Thanks to high levels of hydrastine and berberine, goldenseal offers antiviral and antibacterial benefits. A useful herb to keep on hand for general use, goldenseal finds its way into remedies for cuts and wounds, sinus infections, respiratory congestion, sore throats, and more.
Parts Used: Roots, primarily; leaves offer milder benefits
Precautions: Do not use goldenseal if you are pregnant or breastfeeding, or if you have high blood pressure. Goldenseal tincture contains concentrated tannins that can cause stomach irritation; stop internal use if this occurs.

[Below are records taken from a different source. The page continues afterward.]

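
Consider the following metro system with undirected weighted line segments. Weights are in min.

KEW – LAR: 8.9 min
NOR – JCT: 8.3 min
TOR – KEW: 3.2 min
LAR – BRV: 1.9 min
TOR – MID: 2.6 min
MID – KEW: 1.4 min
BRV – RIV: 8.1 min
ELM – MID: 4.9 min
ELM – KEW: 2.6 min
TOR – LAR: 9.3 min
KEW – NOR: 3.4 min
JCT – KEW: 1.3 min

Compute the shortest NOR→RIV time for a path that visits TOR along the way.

Shortest NOR→TOR: NOR → KEW → TOR = 6.6
Shortest TOR→RIV: TOR → LAR → BRV → RIV = 19.3
Total via TOR: 6.6 + 19.3 = 25.9 min.

25.9 min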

Identifying/ Growing: Wild goldenseal once thrived in shady forests from Minnesota to Georgia, but habitat loss and overharvesting have led to its decline. With leaves and berries resembling those of the raspberry, these perennial shrubs grow to a maximum height of just 10 inches. Roots are thick and knotted, with bright yellow interiors. You can easily grow goldenseal in a protected area with deep, loamy soil and dappled shade. The rootstock should be divided into sections 1⁄2 inch or larger, and should then be placed approximately 8 inches apart at a depth of 2 to 3 inches. Plant the rhizomes in autumn, and keep the area mulched and weeded. Goldenseal has a very slow growth rate and takes up to 2 years to bloom. Your roots should be ready to harvest in 3 to 4 years.